I look at it like this: if a food doesn't spoil, it is most likely because bacteria and fungus can get no nutritional value from it. Do I want to eat that?
2. There are some exceptions, of course, but surprisingly few.
Here are two other reasons bacteria might not be able to eat something you can eat:
1. They can't stand the chemical environment -- pH, poisons, salinity. You're just eating it, and can compensate for a lot; they have to live in it! Examples: Honey, garlic, onions, hard liquor, vinegar, salted butter.
2. It's too dry; you can drink extra water, but they need it to come from the environment they live in.

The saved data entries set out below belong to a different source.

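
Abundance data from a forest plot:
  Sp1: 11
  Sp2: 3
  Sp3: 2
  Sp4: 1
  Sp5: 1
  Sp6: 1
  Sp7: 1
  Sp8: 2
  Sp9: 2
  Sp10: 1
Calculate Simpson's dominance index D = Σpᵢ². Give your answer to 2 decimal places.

Total N = 11+3+2+1+1+1+1+2+2+1 = 25, so the proportions are 0.44, 0.12, 0.08, 0.04, 0.04, 0.04, 0.04, 0.08, 0.08, 0.04 (working shown to 4 dp, full precision carried).
D = 0.44² + 0.12² + 0.08² + 0.04² + 0.04² + 0.04² + 0.04² + 0.08² + 0.08² + 0.04² = 0.1936 + 0.0144 + 0.0064 + 0.0016 + 0.0016 + 0.0016 + 0.0016 + 0.0064 + 0.0064 + 0.0016 = 0.2352.
To 2 decimal places, D = 0.24.

0.24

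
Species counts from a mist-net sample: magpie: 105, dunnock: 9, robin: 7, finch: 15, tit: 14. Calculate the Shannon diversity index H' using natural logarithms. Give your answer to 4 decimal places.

1.0131

Total N = 105+9+7+15+14 = 150, so the proportions are 0.7, 0.06, 0.046667, 0.1, 0.093333 (working shown to 6 dp, full precision carried).
Each pᵢ ln pᵢ term: 0.7×(-0.356675)=-0.249672, 0.06×(-2.813411)=-0.168805, 0.046667×(-3.064725)=-0.143021, 0.1×(-2.302585)=-0.230259, 0.093333×(-2.371578)=-0.221347.
Sum = -1.013103, so H' = 1.0131.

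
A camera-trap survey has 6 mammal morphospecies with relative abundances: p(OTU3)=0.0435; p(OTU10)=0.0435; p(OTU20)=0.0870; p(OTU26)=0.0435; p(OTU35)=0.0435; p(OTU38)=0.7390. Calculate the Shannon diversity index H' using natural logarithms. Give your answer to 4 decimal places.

0.9814

Each pᵢ ln pᵢ term (working shown to 6 dp, full precision carried): 0.0435×(-3.134994)=-0.136372, 0.0435×(-3.134994)=-0.136372, 0.087×(-2.441847)=-0.212441, 0.0435×(-3.134994)=-0.136372, 0.0435×(-3.134994)=-0.136372, 0.739×(-0.302457)=-0.223516.
Sum = -0.981446, so H' = 0.9814.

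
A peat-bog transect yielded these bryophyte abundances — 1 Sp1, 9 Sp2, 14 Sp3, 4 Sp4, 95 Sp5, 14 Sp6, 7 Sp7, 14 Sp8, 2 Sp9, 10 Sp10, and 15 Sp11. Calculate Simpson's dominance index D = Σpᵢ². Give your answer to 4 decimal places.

0.2948

Total N = 1+9+14+4+95+14+7+14+2+10+15 = 185, so the proportions are 0.005405, 0.048649, 0.075676, 0.021622, 0.513514, 0.075676, 0.037838, 0.075676, 0.010811, 0.054054, 0.081081 (working shown to 6 dp, full precision carried).
D = 0.005405² + 0.048649² + 0.075676² + 0.021622² + 0.513514² + 0.075676² + 0.037838² + 0.075676² + 0.010811² + 0.054054² + 0.081081² = 0.000029 + 0.002367 + 0.005727 + 0.000467 + 0.263696 + 0.005727 + 0.001432 + 0.005727 + 0.000117 + 0.002922 + 0.006574 = 0.294785.
To 4 decimal places, D = 0.2948.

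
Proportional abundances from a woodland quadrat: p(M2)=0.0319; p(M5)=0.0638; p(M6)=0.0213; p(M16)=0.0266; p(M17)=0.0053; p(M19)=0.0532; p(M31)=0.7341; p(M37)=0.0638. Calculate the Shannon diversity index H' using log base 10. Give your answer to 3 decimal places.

0.456

Each pᵢ log₁₀ pᵢ term (working shown to 5 dp, full precision carried): 0.0319×(-1.49621)=-0.04773, 0.0638×(-1.19518)=-0.07625, 0.0213×(-1.67162)=-0.03561, 0.0266×(-1.57512)=-0.04190, 0.0053×(-2.27572)=-0.01206, 0.0532×(-1.27409)=-0.06778, 0.7341×(-0.13424)=-0.09855, 0.0638×(-1.19518)=-0.07625.
Sum = -0.45613, so H' = 0.456.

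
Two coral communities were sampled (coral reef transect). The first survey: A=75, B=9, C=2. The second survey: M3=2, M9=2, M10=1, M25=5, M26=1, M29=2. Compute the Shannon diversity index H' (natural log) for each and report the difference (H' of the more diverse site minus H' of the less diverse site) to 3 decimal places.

The first survey: N=86, proportions 0.87209, 0.10465, 0.02326, giving H' = 0.44303 (working shown to 5 dp, full precision carried).
The second survey: N=13, proportions 0.15385, 0.15385, 0.07692, 0.38462, 0.07692, 0.15385, giving H' = 1.62602.
Difference = |0.44303 − 1.62602| = 1.18299, i.e. 1.183 to 3 decimal places.

1.183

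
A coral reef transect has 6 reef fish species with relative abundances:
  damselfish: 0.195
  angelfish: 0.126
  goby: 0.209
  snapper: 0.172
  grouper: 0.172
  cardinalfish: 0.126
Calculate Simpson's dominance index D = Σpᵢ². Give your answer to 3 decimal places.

0.173

D = 0.195² + 0.126² + 0.209² + 0.172² + 0.172² + 0.126² = 0.03803 + 0.01588 + 0.04368 + 0.02958 + 0.02958 + 0.01588 = 0.17263 (working shown to 5 dp, full precision carried).
To 3 decimal places, D = 0.173.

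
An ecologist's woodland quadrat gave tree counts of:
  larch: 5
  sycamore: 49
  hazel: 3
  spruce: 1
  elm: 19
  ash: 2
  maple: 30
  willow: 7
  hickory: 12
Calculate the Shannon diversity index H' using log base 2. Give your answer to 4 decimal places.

2.4369

Total N = 5+49+3+1+19+2+30+7+12 = 128, so the proportions are 0.039062, 0.382812, 0.023438, 0.007812, 0.148438, 0.015625, 0.234375, 0.054688, 0.09375 (working shown to 6 dp, full precision carried).
Each pᵢ log₂ pᵢ term: 0.039062×(-4.678072)=-0.182737, 0.382812×(-1.385290)=-0.530306, 0.023438×(-5.415037)=-0.126915, 0.007812×(-7.000000)=-0.054688, 0.148438×(-2.752072)=-0.408511, 0.015625×(-6.000000)=-0.093750, 0.234375×(-2.093109)=-0.490573, 0.054688×(-4.192645)=-0.229285, 0.09375×(-3.415037)=-0.320160.
Sum = -2.436924, so H' = 2.4369.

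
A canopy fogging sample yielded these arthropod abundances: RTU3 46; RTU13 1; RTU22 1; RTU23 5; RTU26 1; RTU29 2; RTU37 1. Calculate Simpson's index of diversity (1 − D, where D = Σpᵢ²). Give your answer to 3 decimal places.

0.339

Total N = 46+1+1+5+1+2+1 = 57, so the proportions are 0.80702, 0.01754, 0.01754, 0.08772, 0.01754, 0.03509, 0.01754 (working shown to 5 dp, full precision carried).
D = 0.80702² + 0.01754² + 0.01754² + 0.08772² + 0.01754² + 0.03509² + 0.01754² = 0.65128 + 0.00031 + 0.00031 + 0.00769 + 0.00031 + 0.00123 + 0.00031 = 0.66143.
So 1 − D = 0.33857, i.e. 0.339 to 3 decimal places.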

Examples: Any dry food, really, but stale bread and dried meat are good examples.
. . . and cheating a bit, here's one more:
3. The food could spoil, but is in an otherwise inhospitable environment -- too cold, too hot, no oxygen, already sterile/sealed. Examples: Frozen food, food in the slow cooker, canned food.
None of those have much to do with nutrition! You're just a more robust organism than bacteria, is all.
Even "poisons" in the first one is misleading -- a lot of what the microbial world sees as poison, you and I see as tasty. :)
Brown rice and dried beans don't spoil and are extremely cheap. Most other foods can be frozen to prevent spoilage.